Я цитирую эту фразу вопреки собственному намерению. Это единственное место в романе, показывающее всю ущербность работы через переводы. И в английской версии Констанс Гарнет, и во французском тексте Муссе, Шлецера и Луно в этой фразе Настасьи под «человеком» однозначно понимается князь. Смысл нам ясен: Настасья отдает дань уважения Мышкину, поскольку в сравнении с ним остальные люди кажутся ей грубыми и несовершенными. Однако альтернативное прочтение (его подсказал мне один русский филолог) подразумевает более глубокий и релевантный смысл. Тем жутким вечером Настасья буквально впервые увидела человека как такового. Она стала свидетелем крайностей благородства и развращенности; ей открылся весь потенциал человеческой природы.
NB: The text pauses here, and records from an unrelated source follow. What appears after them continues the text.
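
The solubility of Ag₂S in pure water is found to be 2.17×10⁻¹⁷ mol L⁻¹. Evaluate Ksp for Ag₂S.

Ksp = 4.09×10⁻⁵⁰

Ag₂S(s) ⇌ 2 Ag⁺(aq) + S²⁻(aq)
With molar solubility s: [Ag⁺] = 2s, [S²⁻] = s.
Ksp = [Ag⁺]^2[S²⁻] = (2s)^2 · s = 4s^3
Ksp = 4 × (2.17×10⁻¹⁷)^3 = 4.09×10⁻⁵⁰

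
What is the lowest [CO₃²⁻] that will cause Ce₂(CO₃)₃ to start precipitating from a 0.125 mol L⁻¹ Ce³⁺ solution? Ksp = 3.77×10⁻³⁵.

Precipitation of each salt begins when its ion product equals Ksp.
Ce₂(CO₃)₃(s) ⇌ 2 Ce³⁺(aq) + 3 CO₃²⁻(aq)
Ksp = [Ce³⁺]^2[CO₃²⁻]^3 = [CO₃²⁻]^3(0.125)^2
[CO₃²⁻]^3 = 3.77×10⁻³⁵ / (0.125)^2 = 2.41×10⁻³³
[CO₃²⁻] = 1.34×10⁻¹¹ mol L⁻¹

1.34×10⁻¹¹ M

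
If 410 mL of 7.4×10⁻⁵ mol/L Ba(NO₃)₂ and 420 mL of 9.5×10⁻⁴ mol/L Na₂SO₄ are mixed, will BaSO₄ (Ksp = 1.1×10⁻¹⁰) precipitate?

The combined volume is 830 mL.
[Ba²⁺] = (7.4×10⁻⁵)(410)/830 = 3.7×10⁻⁵ mol/L
[SO₄²⁻] = (9.5×10⁻⁴)(420)/830 = 4.8×10⁻⁴ mol/L
Q = [Ba²⁺][SO₄²⁻] = 1.8×10⁻⁸
Since Q (1.8×10⁻⁸) exceeds Ksp (1.1×10⁻¹⁰), BaSO₄ will precipitate.

Yes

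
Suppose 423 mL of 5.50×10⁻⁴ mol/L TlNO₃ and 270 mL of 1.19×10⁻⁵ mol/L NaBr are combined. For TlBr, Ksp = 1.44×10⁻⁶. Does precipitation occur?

No

After mixing, V = 423 mL + 270 mL = 693 mL.
[Tl⁺] = (5.50×10⁻⁴)(423)/693 = 3.36×10⁻⁴ mol/L
[Br⁻] = (1.19×10⁻⁵)(270)/693 = 4.64×10⁻⁶ mol/L
Q = [Tl⁺][Br⁻] = 1.56×10⁻⁹
Since Q (1.56×10⁻⁹) is less than Ksp (1.44×10⁻⁶), no TlBr precipitates.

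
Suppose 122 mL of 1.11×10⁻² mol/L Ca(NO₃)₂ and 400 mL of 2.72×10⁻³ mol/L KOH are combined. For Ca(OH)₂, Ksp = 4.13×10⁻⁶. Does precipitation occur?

Total volume after mixing = 122 + 400 = 522 mL.
[Ca²⁺] = (1.11×10⁻²)(122)/522 = 2.59×10⁻³ mol/L
[OH⁻] = (2.72×10⁻³)(400)/522 = 2.08×10⁻³ mol/L
Q = [Ca²⁺][OH⁻]^2 = 1.13×10⁻⁸
Q < Ksp (1.13×10⁻⁸ vs 4.13×10⁻⁶); the solution remains unsaturated and no precipitate forms.

No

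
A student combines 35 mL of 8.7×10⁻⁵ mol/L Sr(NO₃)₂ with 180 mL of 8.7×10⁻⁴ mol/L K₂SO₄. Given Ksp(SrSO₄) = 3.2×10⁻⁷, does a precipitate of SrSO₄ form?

No

The combined volume is 215 mL.
[Sr²⁺] = (8.7×10⁻⁵)(35)/215 = 1.4×10⁻⁵ mol/L
[SO₄²⁻] = (8.7×10⁻⁴)(180)/215 = 7.3×10⁻⁴ mol/L
Q = [Sr²⁺][SO₄²⁻] = 1.0×10⁻⁸
Q < Ksp (1.0×10⁻⁸ vs 3.2×10⁻⁷); the solution remains unsaturated and no precipitate forms.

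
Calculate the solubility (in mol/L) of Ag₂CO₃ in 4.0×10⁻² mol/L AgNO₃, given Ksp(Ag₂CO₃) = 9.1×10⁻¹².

Ag₂CO₃(s) ⇌ 2 Ag⁺(aq) + CO₃²⁻(aq)
Let s be the solubility of Ag₂CO₃ here. The common ion gives [Ag⁺] ≈ 4.0×10⁻² mol/L, and [CO₃²⁻] = s.
Ksp = [Ag⁺]^2[CO₃²⁻] = (4.0×10⁻²)^2s
s = 9.1×10⁻¹² / (4.0×10⁻²)^2 = 5.7×10⁻⁹
s = 5.7×10⁻⁹ mol/L

5.7×10⁻⁹ M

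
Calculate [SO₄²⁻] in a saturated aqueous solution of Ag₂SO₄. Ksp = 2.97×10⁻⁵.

Ag₂SO₄(s) ⇌ 2 Ag⁺(aq) + SO₄²⁻(aq)
Call the molar solubility s, so that [Ag⁺] = 2s and [SO₄²⁻] = s.
Ksp = [Ag⁺]^2[SO₄²⁻] = (2s)^2 · s = 4s^3 = 2.97×10⁻⁵
s = 1.95×10⁻² mol L⁻¹
[SO₄²⁻] = s = 1.95×10⁻² mol L⁻¹

1.95×10⁻² M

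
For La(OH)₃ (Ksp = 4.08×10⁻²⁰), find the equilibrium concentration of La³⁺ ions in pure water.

La(OH)₃(s) ⇌ La³⁺(aq) + 3 OH⁻(aq)
If s mol/L of La(OH)₃ dissolves, [La³⁺] = s and [OH⁻] = 3s.
Ksp = [La³⁺][OH⁻]^3 = s · (3s)^3 = 27s^4 = 4.08×10⁻²⁰
s = 6.23×10⁻⁶ mol L⁻¹
[La³⁺] = s = 6.23×10⁻⁶ mol L⁻¹

6.23×10⁻⁶ M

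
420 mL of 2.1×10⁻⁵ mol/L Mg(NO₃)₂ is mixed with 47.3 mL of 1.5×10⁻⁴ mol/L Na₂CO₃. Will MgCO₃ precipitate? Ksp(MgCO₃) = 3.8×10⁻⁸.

No

After mixing, V = 420 mL + 47.3 mL = 467.3 mL.
[Mg²⁺] = (2.1×10⁻⁵)(420)/467.3 = 1.9×10⁻⁵ mol/L
[CO₃²⁻] = (1.5×10⁻⁴)(47.3)/467.3 = 1.5×10⁻⁵ mol/L
Q = [Mg²⁺][CO₃²⁻] = 2.9×10⁻¹⁰
Q = 2.9×10⁻¹⁰ < Ksp = 3.8×10⁻⁸, so the solution is unsaturated and no precipitate forms.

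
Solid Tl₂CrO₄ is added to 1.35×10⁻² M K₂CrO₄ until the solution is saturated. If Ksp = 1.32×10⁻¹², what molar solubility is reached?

Tl₂CrO₄(s) ⇌ 2 Tl⁺(aq) + CrO₄²⁻(aq)
The solution already contains CrO₄²⁻ at 1.35×10⁻² M. Let s be the molar solubility of Tl₂CrO₄.
[CrO₄²⁻] ≈ 1.35×10⁻² M (common ion dominates); [Tl⁺] = 2s.
Ksp = [Tl⁺]^2[CrO₄²⁻] = (2s)^2(1.35×10⁻²)
(2s)^2 = 1.32×10⁻¹² / (1.35×10⁻²) = 9.78×10⁻¹¹
s = 4.94×10⁻⁶ M

4.94×10⁻⁶ M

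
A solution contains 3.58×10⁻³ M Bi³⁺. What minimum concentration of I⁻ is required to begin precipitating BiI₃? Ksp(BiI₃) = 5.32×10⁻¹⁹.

A salt starts to precipitate once the ion product Q reaches its Ksp.
BiI₃(s) ⇌ Bi³⁺(aq) + 3 I⁻(aq)
Ksp = [Bi³⁺][I⁻]^3 = [I⁻]^3(3.58×10⁻³)
[I⁻]^3 = 5.32×10⁻¹⁹ / (3.58×10⁻³) = 1.49×10⁻¹⁶
[I⁻] = 5.30×10⁻⁶ M

5.30×10⁻⁶ M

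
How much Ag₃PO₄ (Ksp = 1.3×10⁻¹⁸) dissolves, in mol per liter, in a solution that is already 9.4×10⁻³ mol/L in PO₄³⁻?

Ag₃PO₄(s) ⇌ 3 Ag⁺(aq) + PO₄³⁻(aq)
With PO₄³⁻ already at 9.4×10⁻³ mol/L and s small, take [PO₄³⁻] ≈ 9.4×10⁻³ mol/L and [Ag⁺] = 3s.
Ksp = [Ag⁺]^3[PO₄³⁻] = (3s)^3(9.4×10⁻³)
(3s)^3 = 1.3×10⁻¹⁸ / (9.4×10⁻³) = 1.4×10⁻¹⁶
s = 1.7×10⁻⁶ mol/L

1.7×10⁻⁶ M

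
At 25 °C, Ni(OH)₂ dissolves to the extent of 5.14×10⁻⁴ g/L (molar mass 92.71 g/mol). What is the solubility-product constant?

Ksp = 6.82×10⁻¹⁶

Convert to molarity: s = 5.14×10⁻⁴ / 92.71 = 5.5442×10⁻⁶ mol/L
Ni(OH)₂(s) ⇌ Ni²⁺(aq) + 2 OH⁻(aq)
Call the molar solubility s, so that [Ni²⁺] = s and [OH⁻] = 2s.
Ksp = [Ni²⁺][OH⁻]^2 = s · (2s)^2 = 4s^3
Ksp = 4 × (5.5442×10⁻⁶)^3 = 6.82×10⁻¹⁶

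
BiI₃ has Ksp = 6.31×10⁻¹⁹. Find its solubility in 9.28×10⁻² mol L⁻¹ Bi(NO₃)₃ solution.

6.31×10⁻⁷ M

BiI₃(s) ⇌ Bi³⁺(aq) + 3 I⁻(aq)
Let s be the solubility of BiI₃ here. The common ion gives [Bi³⁺] ≈ 9.28×10⁻² mol L⁻¹, and [I⁻] = 3s.
Ksp = [Bi³⁺][I⁻]^3 = (9.28×10⁻²)(3s)^3
(3s)^3 = 6.31×10⁻¹⁹ / (9.28×10⁻²) = 6.80×10⁻¹⁸
s = 6.31×10⁻⁷ mol L⁻¹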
Настасья с Рогожиным уносятся прочь на фоне шумных прощаний. Мышкин спешит следом, запрыгивает в сани и мчится вдогонку за летящими тройками. Епанчин, чей хваткий ум начинает обдумывать новость о богатстве князя и Настасьин настоятельный совет Мышкину жениться на Аглае, пытается остановить князя, но тщетно. Суматоха и хаос идут на спад. В столь характерном для драматургии романтизма «эпилоге на заре» Тоцкий с Птицыным бредут домой, обсуждая экстравагантное поведение Настасьи. Перед закрытием занавеса мы видим Ганю лежащим на полу рядом с опаленными деньгами. Трое главных персонажей драмы мчатся по дороге в Екатерингоф, и бубенцы тройки затихают вдали.
Вот так прошли первые сутки князя Мышкина в Петербурге. Не возьмусь судить, насколько этот факт уместен, но все же добавлю, что во время работы над первой частью «Идиота» писатель перенес два особо сильных эпилептических припадка.
Даже беглое отрывочное знакомство с текстом показывает, что Достоевскому драматический метод казался наиболее близким природе человека. Позднее я попытаюсь сузить этот постулат и покажу, как Достоевский реализовал свой трагический взгляд в стратегии и традиции мелодрамы. Но главные принципы видны уже в первой части «Идиота». Главенствующая роль отведена диалогу. «Развязки в эпизодах» (по выражению Аллена Тейта) достигаются схожим образом: и у Гани дома, и на приеме у Настасьи элементы действия и риторики равномерно распределены. Мы имеем хор, два главных явления, кульминационный жест — пощечина и испытание огнем — и уход со сцены, продуманный так, чтобы оборвать разгон драмы полной завершенностью. Своей прямотой и энергией (а это, как напоминают нам русские критики, не то же самое, что словесное изящество) «достоевский» диалог совпадает с эмоциональным строем и традициями театра. «Иногда кажется, — отмечает Мережковский, — что оттого только не писал он трагедий, что внешняя форма эпического повествования — романа — была случайно преобладающею формой современной ему литературы, и также оттого, что не было для него достойной трагической сцены, а главное, достойных зрителей». Я бы поспорил только с термином «эпическое повествование».